Last weekend, he returned to the theme of Germany’s alleged efforts to strip sovereignty from EU states and dominate Europe. He claimed that Berlin was using peaceful means to achieve aims that “it once wanted to implement using military methods.”
He also accuses the main opposition party, Civic Platform, and its leader Donald Tusk of being loyal to Germany, saying they would bring Poland “under the German heel.”
Tusk, a former EU leader, accuses Kaczynski’s party of eroding democratic norms and wants it to fulfill EU demands, both to safeguard democratic norms and unlock the billions of frozen euros that are part of a pandemic recovery fund.
The allegations of Tusk’s loyalty to Germany are often repeated by state media and government loyalists.
During a parliamentary session last week, deputy climate minister Jacek Ozdoba requested a break in proceedings “so that Civic Platform can watch the match of its German national team, which is playing at the moment” in the World Cup. That led to an uproar in the assembly.

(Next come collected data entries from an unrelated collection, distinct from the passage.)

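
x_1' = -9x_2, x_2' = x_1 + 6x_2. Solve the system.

Coefficient matrix A = [[0, -9], [1, 6]].
Characteristic polynomial det(A - λI) = λ^2 - 6λ + 9 = 0.
Single eigenvalue λ = 3 with algebraic multiplicity 2.
Eigenvector v = (3,-1); generalized eigenvector w with (A-λI)w=v is (-1,0).
General solution: e^(3t)[K_1·v + K_2·(t·v + w)].

x_1(t) = 3K_1e^(3t) + 3K_2te^(3t) - K_2e^(3t), x_2(t) = -K_1e^(3t) - K_2te^(3t)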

Law and Justice has successfully tapped into memories of German atrocities to win votes in the past.
In the 2005 presidential election, the party revealed that Tusk, the front-runner, had a grandfather who served in Hitler’s army.
Tusk’s grandfather was a Polish forced laborer who was enlisted against his will in the Wehrmacht and later fled to join the Polish army.
The “Wehrmacht affair” hurt Tusk and he was defeated by Lech Kaczynski, the late twin brother of the current party leader.